Several former The Price Is Right models have come forward in Entertainment Weekly's new report detailing a culture of sexual harassment during Bob Barker's tenure as host, painting a disturbing picture of workplace conditions on one of television's most beloved game shows.
The women, who worked as "Barker's Beauties" between the 1980s and early 2000s, describe an environment where inappropriate comments, unwanted advances, and professional retaliation were normalized. One former model recounts being told her job security depended on her willingness to socialize with Barker after hours. Another describes being replaced after rejecting his overtures. These aren't vague allegations - they're specific, corroborated accounts from multiple women over multiple decades.
What makes this particularly significant is Barker's carefully cultivated public image. For 35 years, he was America's genial game show host, the guy who reminded you to spay and neuter your pets, the institution. That persona was so successful that when model Dian Parkinson sued him for sexual harassment in 1994 (later settling), many dismissed it as a shakedown. The culture protected him.

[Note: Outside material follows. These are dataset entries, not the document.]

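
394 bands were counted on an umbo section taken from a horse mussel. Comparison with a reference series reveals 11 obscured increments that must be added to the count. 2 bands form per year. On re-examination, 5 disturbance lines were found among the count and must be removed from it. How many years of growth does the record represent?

Correcting the raw count gives 394 − 5 + 11 = 400 true bands.
With 2 bands per year, 400 / 2 = 200 years.

200 years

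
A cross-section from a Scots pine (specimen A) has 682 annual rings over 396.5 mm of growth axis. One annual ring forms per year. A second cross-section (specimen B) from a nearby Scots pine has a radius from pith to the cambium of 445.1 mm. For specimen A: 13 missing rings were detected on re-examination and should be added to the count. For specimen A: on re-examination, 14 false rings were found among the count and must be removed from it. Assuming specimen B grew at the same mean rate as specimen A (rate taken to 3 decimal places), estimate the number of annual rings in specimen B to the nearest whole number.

Specimen A: adjusted count: 682 − 14 + 13 = 681 annual rings.
A: Extension rate ≈ 396.5 / 681 = 0.582 mm/yr.
Specimen B: 445.1 mm / 0.582 mm per year = 764.78 years ≈ 765 annual rings.

765 annual rings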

This isn't about "canceling" Barker, who died in 2023. It's about acknowledging what happened on that set and recognizing that the problem extended beyond one man - producers, network executives, and others enabled this behavior because The Price Is Right was a ratings juggernaut and Barker was untouchable.
The broader television industry has spent the past several years reckoning with similar stories: Matt Lauer, Charlie Rose, Les Moonves. Game shows, with their power imbalances and replaceable on-camera talent, were particularly vulnerable to abuse. That these women are finally being heard, even after 's death, matters.